If the government is really serious about revving up the regions then a new administration must turn plans for the Midlands Engine into reality, argues Steve Wooler.

It might seem strange to be talking about the vast potential in a government initiative when the government responsible for it has just handed in the keys at Westminster.

I make no great claims for the ability of BWB’s corporate crystal ball, but I suspect that when the dust settles after seven weeks of campaigning we’ll end up with an administration looking suspiciously similar to the one we’ve just waved goodbye to.

Theresa May doesn’t come across to me as someone who wants to reinvent the wheel. She’ll want to be in a stronger position to get on with her version of Brexit, but her basic approach to running the economy seems unlikely to change. That means a continuing international trade push, strategies for raising the game of key industries, and initiatives aimed at improving the performance of regional economies like the Northern Powerhouse and Midlands Engine.

Thanks to Manchester’s undeniable ability to create headlines, we’ve heard a lot about the Northern Powerhouse, particularly its ambitions for better cross-regional transport links.

As the year progresses and a ‘new’ government beds in, I suspect we’ll hear a lot more about the Midlands Engine. Birmingham - bigger than Manchester, remember - is keen to set the pace, and if the Conservatives’ own Andy Street (the former CEO of John Lewis) succeeds in his campaign to become mayor of the West Midlands you can expect that he’ll be an early caller when 10 Downing Street reopens for business on 9 June.

There is also an undeniable appetite for progress elsewhere in the Midlands. Nottingham, Derby and Leicester are all keen to build on global strengths in key industries like advanced manufacturing, life sciences and digital tech. But they need better infrastructure and connectivity to thrive and prosper.

Thankfully, the Midlands Engine now has some tangible plans to build on.

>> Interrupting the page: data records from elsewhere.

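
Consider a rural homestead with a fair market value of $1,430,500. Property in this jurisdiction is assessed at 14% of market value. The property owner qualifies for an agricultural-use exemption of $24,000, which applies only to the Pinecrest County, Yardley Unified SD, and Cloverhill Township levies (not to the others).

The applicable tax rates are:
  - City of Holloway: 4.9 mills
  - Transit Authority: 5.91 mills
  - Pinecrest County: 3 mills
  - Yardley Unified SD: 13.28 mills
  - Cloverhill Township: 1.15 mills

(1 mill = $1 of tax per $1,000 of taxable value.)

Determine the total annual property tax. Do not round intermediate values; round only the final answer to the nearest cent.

$5,237.30

Assessed value = $1,430,500 × 0.14 = $200,270
City of Holloway: $200,270 × 0.0049 = $981.323
Transit Authority: $200,270 × 0.00591 = $1,183.5957
Pinecrest County: ($200,270 − $24,000) × 0.003 = $176,270 × 0.003 = $528.81
Yardley Unified SD: ($200,270 − $24,000) × 0.01328 = $176,270 × 0.01328 = $2,340.8656
Cloverhill Township: ($200,270 − $24,000) × 0.00115 = $176,270 × 0.00115 = $202.7105
Total = $5,237.3048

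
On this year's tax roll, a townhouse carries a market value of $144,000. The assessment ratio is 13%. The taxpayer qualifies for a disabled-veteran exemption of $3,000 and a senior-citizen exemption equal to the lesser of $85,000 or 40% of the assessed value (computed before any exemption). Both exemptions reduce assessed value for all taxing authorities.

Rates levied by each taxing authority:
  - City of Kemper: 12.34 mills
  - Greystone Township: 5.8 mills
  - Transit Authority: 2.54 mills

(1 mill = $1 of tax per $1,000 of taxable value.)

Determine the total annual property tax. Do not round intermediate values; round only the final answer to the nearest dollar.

$170

Assessed value = $144,000 × 0.13 = $18,720
Senior-citizen exemption = min($85,000, 40% × $18,720) = min($85,000, $7,488) = $7,488 (percentage binds)
Taxable value = $18,720 − $3,000 − $7,488 = $8,232
City of Kemper: $8,232 × 0.01234 = $101.58288
Greystone Township: $8,232 × 0.0058 = $47.7456
Transit Authority: $8,232 × 0.00254 = $20.90928
Total = $170.23776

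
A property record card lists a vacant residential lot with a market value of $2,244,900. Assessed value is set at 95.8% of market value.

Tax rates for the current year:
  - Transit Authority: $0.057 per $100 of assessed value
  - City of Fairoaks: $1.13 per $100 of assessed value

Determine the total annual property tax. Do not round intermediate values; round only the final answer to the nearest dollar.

$25,528

Assessed value = $2,244,900 × 0.958 = $2,150,614.2
Transit Authority: $2,150,614.2 × 0.00057 = $1,225.850094
City of Fairoaks: $2,150,614.2 × 0.0113 = $24,301.94046
Total = $1,225.850094 + $24,301.94046 = $25,527.790554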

Only a few weeks ago it unveiled both its own economic strategy and a strategy for Midlands Connect, which is responsible for driving improvement in the region’s transport networks.

That strategy contained more than £400m of funding commitments and an incisive analysis of the challenges the Midlands economy faces - below average productivity, skills shortages, and poor connectivity. It’s pretty obvious these problems are linked, and it is pleasing to see a clear acknowledgment that the transport network across a fragmented expanse of the UK economy has got to be much better connected and more smartly operated.

While HS2 sits above the Midlands Engine, it makes absolute sense for such a connectivity game-changer to remain a key part of government transport strategy. I would go further and push for some early clarity on the route of HS2 East as it drives up to Scotland. In the same vein, a new government must look again at the plans for a Great Britain Freight Route, which could take the heat off our motorways by transferring some long-distance freight on to under-utilised rail lines - and in a form compatible with European rail freight networks.

The Midlands Engine strategy ticks a lot of very sensible boxes, and I hope that as an organisation it keeps talking directly to business about how these plans can be turned into reality. The challenge, of course, lies in two areas: long-term political commitment to the strategy, and making sure that national and local government has the capacity to help make it happen.

I would urge politicians of all colours to make absolutely clear during the election campaign that they are committed to investing in the economies of the Midlands and the north. The untapped potential is huge, and the Midlands could do so much more for Britain’s balance of payments if its infrastructure was brought up to 21st century standards.

We don’t need to reinvent the wheel. But whatever your political allegiances are, I hope you agree that we do need to get the Midlands Engine revving harder.

Steve Wooler is the chief executive of BWB Consulting.